DODESUKADEN
Ils sont une quinzaine de musiciens, ils viennent du Japon et ils formulent une pop orchestrale, féerique, un peu timide, vraiment pas classique. A l’origine, en 1995, ils n’étaient que six réunis autour du leader
Rocket Matsu et tellement fans de l’univers musical ludique de Pascal COMELADE qu’ils n’interprétaient que les compositions du musicien français. Peu à peu ils ont élargi leur répertoire en reprenant d’autres compositeurs et en jouant aussi leurs propres morceaux. C’est grâce à Comelade de retour d’une tournée au Japon en 2000 que le premier album éponyme des Pascals est paru sur le label de Nancy Les Disques Du Soleil Et De L’Acier. On y trouve entre autres hommages une délicieuse version bancale à la scie musicale, chantée en japonais, de Moon River de Henry Mancini et plus loin une reprise tendrement déglinguée et enfantine d’Amarcord de Nino Rota.
Au confluent de l’orchestre pop exotique, de la fanfare folk et du rock big band de cirque, ces musiciens rêveurs manipulent 36 instruments les plus divers, rapprochant les traditionnels guitares, basse, piano, les cordes classiques et les vents que l’on connaît d’une joyeuse panoplie d’instruments jouets, de pianicas (petits claviers raccordés à la bouche par un tuyau souple), accordéons, guimbardes, scie musicale, mandoline, banjo et percussions miniatures.
Il n’y a sans doute que des Japonais pour imaginer une telle musique, une pop internationale pleine de références aux musiques traditionnelles et populaires d’Europe. Sur leur second album « Abiento » sorti en 2003, ils brassent vraiment large, enchaînant polka traditionnelle et thèmes piqués à des personnalités aussi différentes que Jonathan Richman, Brian Eno, The Meters et Abdullah Ibrahim.
Voilà qu’en 2005 ils nous reviennent avec cet album dédié au réalisateur Akira Kurosawa : l’album est heureusement beaucoup moins tragique que le film Dodesukaden. Il se distingue toujours par ce bel entrain instrumental combinant sourires tristes, jeu moqueur et mélodies sentimentales. Une douce folie pastorale et acoustique comme dans une version asiatique d’un Jour de Fête de Jacques Tati : un orchestre qui fait sérieusement le clown.

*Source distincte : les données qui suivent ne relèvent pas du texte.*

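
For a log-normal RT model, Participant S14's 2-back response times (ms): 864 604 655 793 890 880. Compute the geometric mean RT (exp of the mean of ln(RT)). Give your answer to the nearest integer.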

L’album s’ouvre par un morceau très balancé, presque rock, avec une section rythmique entêtante qui permet aux instruments à vent, aux violons et aux pianicas d’entonner mélodies simples et harmonies inattendues. La seconde plage, aussi une composition de Rocket Matsu débride guitare électrique et cuivres tout en renouant avec l’éclectisme instrumental des premiers albums. Dans l’ensemble les interprétations et les compositions originales sont moins fragiles moins approximatives, les arrangements plus soignés que précédemment, presque sophistiqués, la production est meilleure. L’effet de surprise en moins, cet album est plein de ressources, les compositions sont plus travaillées mais toujours aussi poétiques, elles gardent heureusement ce petit côté bancal, espiègle et jovial très adroitement orchestré.
Les Pascals aiment la vie et le monde, les rizières en terrasses, le cinéma et les musiques de films, les compositeurs européens, les musiques populaires, les ambiances incertaines, les polkas, la valse, le funk et la musique latine, le tango et bien d’autres éléments qu’ils arrivent à intégrer comme dans un rêve avec légèreté, doigté et beaucoup d’humour.